上記の通り、不動産広告に該当する場合、TikTok運用のハードルは高いと考えられます。
前述の通り、物件が埋まり次第TikTok投稿を消していく必要などがあり、オペレーションは複雑化することを覚悟しなくてはなりません。であれば、会社や店舗のファンを作ることを目標にして、不動産広告に該当しないTikTok投稿を行うことの方がよいかもしれません。いわゆる「反響獲得」にはつながりにくいかもしれませんが、長期的な目で見て、来店につなげることは可能だと考えます。

たとえばイタンジが運営するお部屋探しサービス『OHEYAGO(オヘヤゴー)』においては、物件そのものを紹介するのではなく、オンライン内見サービスをしているという側面をピックアップするなどして、店舗への関心を喚起する工夫をしています。

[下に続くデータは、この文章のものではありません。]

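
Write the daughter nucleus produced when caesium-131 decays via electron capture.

Electron capture: mass number changes by +0, atomic number by -1.
A: 131 = 131; Z: 55 − 1 = 54.
Z = 54 is xenon, so the daughter is xenon-131.

Xe-131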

動画を見て興味をもってくださった方が、トップページから自社サイトに来てくださったり、または動画のついたコメントに対してサイトへ誘導をおこなったりというアプローチで、来店予約につなげるという施策です。もしくは直近での来店につながらなくても、認知度が上がることで将来の見込み客増加に寄与していると考えることもできます。

運用・撮影におけるTips

ファンづくりという意識でTikTok運営をするにあたって、3つのポイントをまとめます。

1.プロフィール作成のポイント

アカウントのトップページの説明欄等に、このアカウントに掲載する動画は不動産の売買又は賃貸借の仲介を目的とするものではないことを明記する。(あくまで店舗の紹介とする。)

2. 動画作成のポイント

目指すのは、物件への問い合わせではなく、会社/サービスのファン作りです。TikTokらしい、カジュアルさを意識して撮影すると、ユーザーにも喜ばれるでしょう。

3. 他社の例を見つつ、宅建業法を遵守する

具体的には、

  • 店舗 / スタッフ紹介動画
  • エリア紹介動画
  • リフォーム Before – After
  • オンライン内見サービス

などの切り口で発信している例が見られます。他にもさまざまな切り口が考えられると思います。

SNSを活用して、不動産賃貸業のニューノーマルを開拓

不動産業界におけるSNS活用事例は多いとはいえず、私たちイタンジも、新しい施策は手探りで行なっている状況です。ただし、SNSもインターネットである以上、不動産公正競争規約が当然に適用されることはきちんと認識しておく必要があります。

「今はまだ様子見をしておこう」というお考えもあるかと思いますが、若い世代がSNS中心の生活をしている現状を鑑みれば、まったく手を出さずに時代に置いていかれるケースも考えられるでしょう。結局は、常に最新の情報をキャッチしてチャレンジしていくことが大切ではないでしょうか。

ぜひ新たなヒットコンテンツを生み出し、次世代のお客様のハートをキャッチしましょう!